We will be running a linear regression tests on this data.
model.kpl.to.transmission <- lm(Consumtion.Kpl~Transmission, data=cars)
model.summary <- summary(model.kpl.to.transmission)
model.summary
##
## Call:
## lm(formula = Consumtion.Kpl ~ Transmission, data = cars)
##
## Residuals:
## Min 1Q Median 3Q Max
## -3.9931 -1.3147 -0.1264 1.3791 4.0421
##
## Coefficients:
## Estimate Std. Error t value Pr(>|t|)
## (Intercept) 7.2901 0.4781 15.247 1.13e-15 ***
## TransmissionManual 3.0801 0.7501 4.106 0.000285 ***
## ---
## Signif. codes: 0 '***' 0.001 '**' 0.01 '*' 0.05 '.' 0.1 ' ' 1
##
## Residual standard error: 2.084 on 30 degrees of freedom
## Multiple R-squared: 0.3598, Adjusted R-squared: 0.3385
## F-statistic: 16.86 on 1 and 30 DF, p-value: 0.000285
Observation
Interpreting the coefficient and intercepts, we say that, on average, manual transmission cars have 7.2449 mpg more than automatic transmission. In addition, we see that the R^2 value is 0.3598. This means that our model explains 35.9799% of the variance (not sufficient). Hence we can say that we do not gain much information from our hypothesis test using this model.
pairs(cars)
str(cars)
## 'data.frame': 32 obs. of 11 variables:
## $ Cylinders : num 6 6 4 6 8 6 8 4 4 6 ...
## $ Displacement : num 160 160 108 258 360 ...
## $ Gross.Horsepower : num 110 110 93 110 175 105 245 62 95 123 ...
## $ Rear.Axle.Ratio : num 3.9 3.9 3.85 3.08 3.15 2.76 3.21 3.69 3.92 3.92 ...
## $ Weight : num 2.62 2.88 2.32 3.21 3.44 ...
## $ Quarter.Mile.Time : num 16.5 17 18.6 19.4 17 ...
## $ Engine.Type : Factor w/ 2 levels "V.Engine","Straight.Engine": 1 1 2 2 1 2 1 2 2 2 ...

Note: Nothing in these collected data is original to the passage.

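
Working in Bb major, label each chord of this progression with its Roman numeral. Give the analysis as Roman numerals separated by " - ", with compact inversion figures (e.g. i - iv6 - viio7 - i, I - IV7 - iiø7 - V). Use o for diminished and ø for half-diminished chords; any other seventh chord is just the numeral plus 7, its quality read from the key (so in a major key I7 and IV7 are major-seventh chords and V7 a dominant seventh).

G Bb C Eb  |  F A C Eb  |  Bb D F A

G-Bb-C-Eb: minor seventh chord on C = scale degree 2 → ii43.
F-A-C-Eb: dominant seventh chord on F = scale degree 5 → V7.
Bb-D-F-A: major seventh chord on Bb = scale degree 1 → I7.

ii43 - V7 - I7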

## $ Transmission : Factor w/ 2 levels "Automatic","Manual": 2 2 2 1 1 1 1 1 1 1 ...
## $ Gears.Number : Factor w/ 3 levels "3","4","5": 2 2 2 1 1 1 1 2 2 2 ...

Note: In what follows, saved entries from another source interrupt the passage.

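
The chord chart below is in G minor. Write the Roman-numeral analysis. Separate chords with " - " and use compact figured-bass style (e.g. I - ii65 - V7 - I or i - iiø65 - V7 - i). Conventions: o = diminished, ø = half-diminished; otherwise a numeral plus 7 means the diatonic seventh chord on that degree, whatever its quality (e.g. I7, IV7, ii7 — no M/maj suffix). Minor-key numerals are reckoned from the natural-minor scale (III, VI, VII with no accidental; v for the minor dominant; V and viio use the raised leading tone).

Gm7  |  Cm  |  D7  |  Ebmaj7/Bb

Gm7 has root G, degree 1 in G minor, so i7.
Cm has root C, degree 4 in G minor, so iv.
D7: dominant seventh chord on D = scale degree 5 → V7.
Ebmaj7/Bb: major seventh chord on Eb = scale degree 6 → VI43.

i7 - iv - V7 - VI43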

## $ Carburetors.Number: Factor w/ 6 levels "1","2","3","4",..: 4 4 1 1 2 1 4 2 2 4 ...
## $ Consumtion.Kpl : num 8.93 8.93 9.69 9.1 7.95 ...
correlations <- cor(cars[,c(1,2,3,4,5,6,11)])
# create correlation plot
corrplot(correlations, method="circle")
sort(cor(cars[,c(1,2,3,4,5,6,11)])[7,])
## Weight Cylinders Displacement Gross.Horsepower
## -0.8676594 -0.8521620 -0.8475514 -0.7761684
## Quarter.Mile.Time Rear.Axle.Ratio Consumtion.Kpl
## 0.4186840 0.6811719 1.0000000
final.model <- lm(formula = cars$Consumtion.Kpl ~ cars$Weight + cars$Quarter.Mile.Time + cars$Transmission, data = cars)
summary(final.model)
##
## Call:
## lm(formula = cars$Consumtion.Kpl ~ cars$Weight + cars$Quarter.Mile.Time +
## cars$Transmission, data = cars)
##
## Residuals:
## Min 1Q Median 3Q Max
## -1.4800 -0.6613 -0.3085 0.5999 1.9816
##
## Coefficients:
## Estimate Std. Error t value Pr(>|t|)
## (Intercept) 4.0889 2.9588 1.382 0.177915
## cars$Weight -1.6651 0.3024 -5.507 6.95e-06 ***
## cars$Quarter.Mile.Time 0.5212 0.1227 4.247 0.000216 ***
## cars$TransmissionManual 1.2482 0.5998 2.081 0.046716 *
## ---
## Signif. codes: 0 '***' 0.001 '**' 0.01 '*' 0.05 '.' 0.1 ' ' 1
##
## Residual standard error: 1.045 on 28 degrees of freedom
## Multiple R-squared: 0.8497, Adjusted R-squared: 0.8336
## F-statistic: 52.75 on 3 and 28 DF, p-value: 1.21e-11
Observation
This model captured 83.26% of total variance in kpl. The p-value is 0.00000000005399. Based on above, we can reject the null hypothesis and can conclude that our multivariate model is significantly different from our simple linear regression model.
This model explains 83.26% of the variance in miles per gallon (mpg).
We see that Weight & Cylinders did impact the relationship between am and mpg (mostly wt).
Therefore given the above analysis, the question of “Is an automatic or manual transmission better for KPL” can not be answered without considering Weight & Cylinders.
Again from the above analysis, to answer the question “Quantify the MPG difference between automatic and manual transmissions”, we refer to the coefficient for am and based on that we can say that, on average, manual transmission cars have 2.9358 mpg more than automatic transmission cars.